Otros filósofos, en cambio, se casaron y formaron una familia, aunque la relación que tuvieron con sus esposas distara de ser armoniosa. Por ejemplo, Sócrates había dicho del arisco carácter de su mujer Jantipa que, tras sufrirlo, le resultaba más fácil tratar a las demás personas (pocos saben, sin embargo, que Sócrates estuvo, a la vez, con otra mujer llamada Mirto, hija de Arístides el Justo). Algunos también tuvieron hijas a las que educaron esmeradamente y, además, como el filósofo estoico Crates de Malos, las casaron con sus discípulos para perpetuar así la labor de su escuela (aunque les daba treinta días de prueba, por si se arrepentían). En el pasado, Pitágoras también había educado a su hija Damo y le había legado a su muerte sus obras con la orden de que no se las confiara a nadie que no fuera de la familia. Ella había cumplido escrupulosamente esta última voluntad: pudiendo vender estos libros, no quiso hacerlo; prefirió vivir en la pobreza y en soledad a todo el oro del mundo con tal de vivir acompañada de los preceptos de su padre.
Leer los testamentos de los filósofos es también una forma de acercarse a su vida cotidiana: en ellos, además de fijar el porvenir de sus escuelas, se mencionan las haciendas y los esclavos que poseían, su ajuar doméstico y sus reliquias familiares; Aristóteles, por ejemplo, menciona una estatuilla de Deméter, la diosa de la agricultura, que había pertenecido a su madre. En estos testamentos figuran también sus libros, apuntes y efectos personales más preciados, como copas, anillos, tapices, ornados lechos y almohadas que los legatarios tendrían de repartirse; y, asimismo, se leen anotaciones de deudas contraídas y de deudores que aún no han satisfecho sus pagos. Hasta el excelso filósofo Platón recuerda en una simple y concisa frase: «El cantero Euclides me debe tres minas».

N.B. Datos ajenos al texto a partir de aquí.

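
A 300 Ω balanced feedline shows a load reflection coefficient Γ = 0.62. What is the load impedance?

Z_L ≈ 1280 Ω

Z_L = Z_0·(1 + Γ)/(1 − Γ) = 300·(1.62)/(0.38)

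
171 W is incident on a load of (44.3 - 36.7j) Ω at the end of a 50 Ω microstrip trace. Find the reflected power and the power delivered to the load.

P_reflected ≈ 23 W; P_delivered ≈ 148 W

|Γ| = |(-5.7 − j36.7)/(94.3 − j36.7)| = 0.367
|Γ|² = 0.135
P_refl = |Γ|²·P_inc = 23 W, P_del = (1 − |Γ|²)·P_inc = 148 W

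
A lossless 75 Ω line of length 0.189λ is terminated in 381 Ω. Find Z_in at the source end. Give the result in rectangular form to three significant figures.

Z_in ≈ 17.1 − j28.9 Ω

βl = 2π × 0.189 = 68°
tan(βl) = tan(68°) = 2.48
Z_in = Z_0·(Z_L + jZ_0·tanβl)/(Z_0 + jZ_L·tanβl)
     = 75·(381 + j186)/(75 + j945)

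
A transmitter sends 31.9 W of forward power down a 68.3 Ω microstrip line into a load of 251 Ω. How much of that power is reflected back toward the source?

Γ = (251 − 68.3)/(251 + 68.3) = 0.572
|Γ|² = 0.327
P_refl = |Γ|²·P_inc = 10.4 W, P_del = (1 − |Γ|²)·P_inc = 21.5 W

P_reflected ≈ 10.4 W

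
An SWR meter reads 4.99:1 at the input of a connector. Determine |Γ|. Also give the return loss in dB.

|Γ| ≈ 0.666; return loss ≈ 3.53 dB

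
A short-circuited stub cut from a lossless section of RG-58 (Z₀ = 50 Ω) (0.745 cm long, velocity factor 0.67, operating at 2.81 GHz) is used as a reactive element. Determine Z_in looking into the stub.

λ = v/f = 0.67·c / 2.81 GHz = 0.0715 m
βl = 2π·l/λ = 2π × 0.104 = 37.5°
tan(βl) = 0.767
For a short-circuited stub, Z_in = jZ_0·tan(βl)

Z_in ≈ +j38.4 Ω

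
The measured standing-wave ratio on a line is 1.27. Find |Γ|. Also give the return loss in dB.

|Γ| = (S − 1)/(S + 1) = (1.27 − 1)/(1.27 + 1) = 0.27/2.27
RL = −20·log₁₀|Γ| = −20·log₁₀(0.119)

|Γ| ≈ 0.119; return loss ≈ 18.5 dB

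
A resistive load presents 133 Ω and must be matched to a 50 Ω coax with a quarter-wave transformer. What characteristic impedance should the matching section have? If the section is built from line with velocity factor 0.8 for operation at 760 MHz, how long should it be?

Z_qwt = √(Z_0·R_L) = √(50 × 133) = √6650
λ = 0.8·c/f = 0.316 m, so l = λ/4 = 0.0789 m

Z_qwt ≈ 81.5 Ω; length ≈ 7.89 cm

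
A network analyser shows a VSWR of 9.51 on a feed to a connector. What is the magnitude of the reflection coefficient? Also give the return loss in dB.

|Γ| ≈ 0.81; return loss ≈ 1.83 dB

|Γ| = (S − 1)/(S + 1) = (9.51 − 1)/(9.51 + 1) = 8.51/10.5
RL = −20·log₁₀|Γ| = −20·log₁₀(0.81)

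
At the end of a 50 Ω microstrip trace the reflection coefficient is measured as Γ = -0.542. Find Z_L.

Z_L ≈ 14.9 Ω

Z_L = Z_0·(1 + Γ)/(1 − Γ) = 50·(0.458)/(1.54)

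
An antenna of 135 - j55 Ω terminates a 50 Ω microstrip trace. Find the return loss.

RL ≈ 5.6 dB

Γ = (85 − j55)/(185 − j55), |Γ| = 0.525
RL = −20·log₁₀|Γ| = −20·log₁₀(0.525)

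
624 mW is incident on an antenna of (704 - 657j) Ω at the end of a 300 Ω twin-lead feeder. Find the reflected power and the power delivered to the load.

P_reflected ≈ 258 mW; P_delivered ≈ 366 mW

|Γ| = |(404 − j657)/(1004 − j657)| = 0.643
|Γ|² = 0.413
P_refl = |Γ|²·P_inc = 258 mW, P_del = (1 − |Γ|²)·P_inc = 366 mW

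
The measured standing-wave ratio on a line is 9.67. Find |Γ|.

|Γ| ≈ 0.813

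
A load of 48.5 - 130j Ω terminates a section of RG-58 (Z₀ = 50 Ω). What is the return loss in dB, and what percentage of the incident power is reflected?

RL ≈ 1.97 dB; 63.5% of incident power reflected

Γ = (-1.5 − j130)/(98.5 − j130), |Γ| = 0.797
RL = −20·log₁₀(0.797) = 1.97 dB
P_refl/P_inc = |Γ|² = 0.635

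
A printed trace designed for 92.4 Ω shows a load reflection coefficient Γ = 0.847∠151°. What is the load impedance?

Z_L = Z_0·(1 + Γ)/(1 − Γ) = 92.4·(0.259 + j0.411)/(1.74 − j0.411)

Z_L ≈ 8.16 + j23.7 Ω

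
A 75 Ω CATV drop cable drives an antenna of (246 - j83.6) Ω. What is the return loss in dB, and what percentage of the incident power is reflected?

Γ = (171 − j83.6)/(321 − j83.6), |Γ| = 0.574
RL = −20·log₁₀(0.574) = 4.82 dB
P_refl/P_inc = |Γ|² = 0.329

RL ≈ 4.82 dB; 32.9% of incident power reflected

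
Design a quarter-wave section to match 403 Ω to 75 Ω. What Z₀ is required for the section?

Z_qwt ≈ 174 Ω

Z_qwt = √(Z_0·R_L) = √(75 × 403) = √30220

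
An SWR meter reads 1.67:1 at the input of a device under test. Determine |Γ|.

|Γ| = (S − 1)/(S + 1) = (1.67 − 1)/(1.67 + 1) = 0.67/2.67

|Γ| ≈ 0.251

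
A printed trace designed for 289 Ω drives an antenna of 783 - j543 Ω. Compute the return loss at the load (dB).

Γ = (494 − j543)/(1072 − j543), |Γ| = 0.611
RL = −20·log₁₀|Γ| = −20·log₁₀(0.611)

RL ≈ 4.28 dB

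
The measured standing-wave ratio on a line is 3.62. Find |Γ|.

|Γ| ≈ 0.567

|Γ| = (S − 1)/(S + 1) = (3.62 − 1)/(3.62 + 1) = 2.62/4.62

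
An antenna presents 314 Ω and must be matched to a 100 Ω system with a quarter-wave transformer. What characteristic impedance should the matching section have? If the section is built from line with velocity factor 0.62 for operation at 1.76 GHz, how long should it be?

Z_qwt ≈ 177 Ω; length ≈ 2.64 cm

Z_qwt = √(Z_0·R_L) = √(100 × 314) = √31400
λ = 0.62·c/f = 0.106 m, so l = λ/4 = 0.0264 m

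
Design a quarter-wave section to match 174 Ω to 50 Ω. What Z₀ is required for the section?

Z_qwt ≈ 93.3 Ω

Z_qwt = √(Z_0·R_L) = √(50 × 174) = √8700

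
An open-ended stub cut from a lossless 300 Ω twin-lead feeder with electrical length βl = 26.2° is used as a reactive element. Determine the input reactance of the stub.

X_in ≈ -610 Ω (capacitive)

tan(βl) = 0.492
For an open-ended stub, Z_in = −jZ_0·cot(βl) = −jZ_0/tan(βl)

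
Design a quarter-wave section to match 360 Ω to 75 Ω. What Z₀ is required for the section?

Z_qwt ≈ 164 Ω

Z_qwt = √(Z_0·R_L) = √(75 × 360) = √27000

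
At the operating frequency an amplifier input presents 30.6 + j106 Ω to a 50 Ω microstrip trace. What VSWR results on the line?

Γ = (Z_L − Z_0)/(Z_L + Z_0) = (-19.4 + j106)/(80.6 + j106)
|Γ| = 108/133 = 0.809
VSWR = (1 + |Γ|)/(1 − |Γ|) = 1.81/0.191

VSWR ≈ 9.48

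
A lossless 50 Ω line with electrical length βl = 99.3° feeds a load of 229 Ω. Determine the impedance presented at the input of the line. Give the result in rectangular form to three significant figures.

Z_in ≈ 11.2 + j7.79 Ω

tan(βl) = tan(99.3°) = -6.11
Z_in = Z_0·(Z_L + jZ_0·tanβl)/(Z_0 + jZ_L·tanβl)
     = 50·(229 − j305)/(50 − j1400)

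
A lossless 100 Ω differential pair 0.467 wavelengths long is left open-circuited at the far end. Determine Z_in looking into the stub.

βl = 2π × 0.467 = 168°
tan(βl) = -0.21
For an open-circuited stub, Z_in = −jZ_0·cot(βl) = −jZ_0/tan(βl)

Z_in ≈ +j475 Ω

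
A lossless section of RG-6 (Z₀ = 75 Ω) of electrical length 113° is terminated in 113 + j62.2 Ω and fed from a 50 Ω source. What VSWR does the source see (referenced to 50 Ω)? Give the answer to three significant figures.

tan(βl) = -2.36
Z_in = Z_0·(Z_L + jZ_0·tanβl)/(Z_0 + jZ_L·tanβl) = 34.7 + j2.95 Ω
Γ_s = (Z_in − Z_s)/(Z_in + Z_s) = (-15.3 + j2.95)/(84.7 + j2.95), |Γ_s| = 0.184
VSWR = (1 + |Γ_s|)/(1 − |Γ_s|)

VSWR ≈ 1.45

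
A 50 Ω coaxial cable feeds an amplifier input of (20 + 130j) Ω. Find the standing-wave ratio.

Γ = (Z_L − Z_0)/(Z_L + Z_0) = (-30 + j130)/(70 + j130)
|Γ| = 133/148 = 0.904
VSWR = (1 + |Γ|)/(1 − |Γ|) = 1.9/0.0964

VSWR ≈ 19.7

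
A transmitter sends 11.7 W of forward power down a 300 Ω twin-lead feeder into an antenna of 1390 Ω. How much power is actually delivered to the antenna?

Γ = (1390 − 300)/(1390 + 300) = 0.645
|Γ|² = 0.416
P_refl = |Γ|²·P_inc = 4.87 W, P_del = (1 − |Γ|²)·P_inc = 6.83 W

P_delivered ≈ 6.83 W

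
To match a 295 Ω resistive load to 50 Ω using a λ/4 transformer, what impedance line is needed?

Z_qwt ≈ 121 Ω

Z_qwt = √(Z_0·R_L) = √(50 × 295) = √14750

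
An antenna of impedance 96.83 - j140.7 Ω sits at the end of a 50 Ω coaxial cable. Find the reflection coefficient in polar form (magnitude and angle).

Γ = (Z_L − Z_0)/(Z_L + Z_0) = (46.83 − j140.7)/(146.8 − j140.7)
|Γ| = 148/203 = 0.729

Γ ≈ 0.729 ∠ -27.8°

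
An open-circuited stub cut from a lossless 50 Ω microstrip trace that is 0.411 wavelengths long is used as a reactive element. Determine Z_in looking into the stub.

Z_in ≈ +j79.9 Ω

βl = 2π × 0.411 = 148°
tan(βl) = -0.626
For an open-circuited stub, Z_in = −jZ_0·cot(βl) = −jZ_0/tan(βl)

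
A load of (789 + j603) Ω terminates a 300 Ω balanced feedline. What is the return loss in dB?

RL ≈ 4.1 dB

Γ = (489 + j603)/(1089 + j603), |Γ| = 0.624
RL = −20·log₁₀|Γ| = −20·log₁₀(0.624)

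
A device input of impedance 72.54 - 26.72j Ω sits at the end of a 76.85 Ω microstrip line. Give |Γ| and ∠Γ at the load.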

Pero no hay mejor despedida del mundo que la carta que Epicuro escribe a su amigo Idomeneo después de redactar su testamento y una vez libre de las ataduras de lo banal: «En este día feliz, que es el último también de mi existencia, te escribo estas líneas. Mis pujos de sangre y micciones dolorosas siguen su curso, sin admitir ya incremento su extrema condición. Pero a todo ello se opone el gozo que siento en el alma por el recuerdo de nuestras pasadas conversaciones filosóficas». Sólo alguien como el filósofo Epicuro, que murió sufriendo intensamente por los dolores de un cálculo renal, pudo inventar felicidad semejante; la felicidad de unos ojos ante los que, por fin, se va calmando el arbolado mar de la existencia y que contemplan serenos su superficie iluminada en el ocaso, mientras se evoca lo más importante de una vida: la amistad y el conocimiento.